Seemed Psycho Urban wanted to, oh, get the students @ TOSU really involved with the team.
What? They don't pay attention? Like 110 thousand people every Saturday is not involved enough for this crazy bastard?
So, as a treat, you could step out on the field during FULL CONTACT spring practice and tote the rock if you wanted to. Like, if you were some misguided, sadomasochistic idiot from Centerville, Ohio who never had a prayer of playing real college ball, hey, douchebag, here's your chance to see what it's like . Here's what you've been missing.
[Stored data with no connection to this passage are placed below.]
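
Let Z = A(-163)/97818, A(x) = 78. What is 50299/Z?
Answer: 820024597/13 ≈ 6.3079e+7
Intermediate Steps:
Z = 13/16303 (Z = 78/97818 = 78*(1/97818) = 13/16303 ≈ 0.00079740)
50299/Z = 50299/(13/16303) = 50299*(16303/13) = 820024597/13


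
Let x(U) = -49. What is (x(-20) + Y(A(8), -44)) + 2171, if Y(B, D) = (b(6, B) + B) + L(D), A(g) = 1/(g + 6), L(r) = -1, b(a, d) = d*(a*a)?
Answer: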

A red shirt sophomore linebacker from hell unloading on you, decleating you, with every ounce of power he's got in his 6'1" 220 lb, 4.6 40 frame as you break through a mysteriously huge hole on a classic(ally boring TOSU Dave off tackle snoozer). Hitting you so hard that, for a second, you're sure you're dying. Is that your own feces you feel in your red trousers? Is there a pungent smell of piss in your shoes?
The actual video of this assassination is a lot more impressive because it shows the dufus chump speed that Brutus came through the (gaping) hole with and the sickening game speed that our linebacker friend used to close the gap and absolutely shit-slobber Brutus into the rug.  Note where the ball ends up. This was about survival for Brutus. To his credit, he bounced right up and kind of skipped off the field. To the hospital. Drill ended here.

Urban Meyer puts cats in microwaves. He uses those lighters you put into gas grilles on tadpoles. He baits minnows through the eye on hooks then leaves them on the window sill to die horrible dehydrated deaths in the mid-central Ohio sun. That's who we're talking about here. A man named after a Pope who does shit like the above to Brutus Buckeye. Fucked. Up.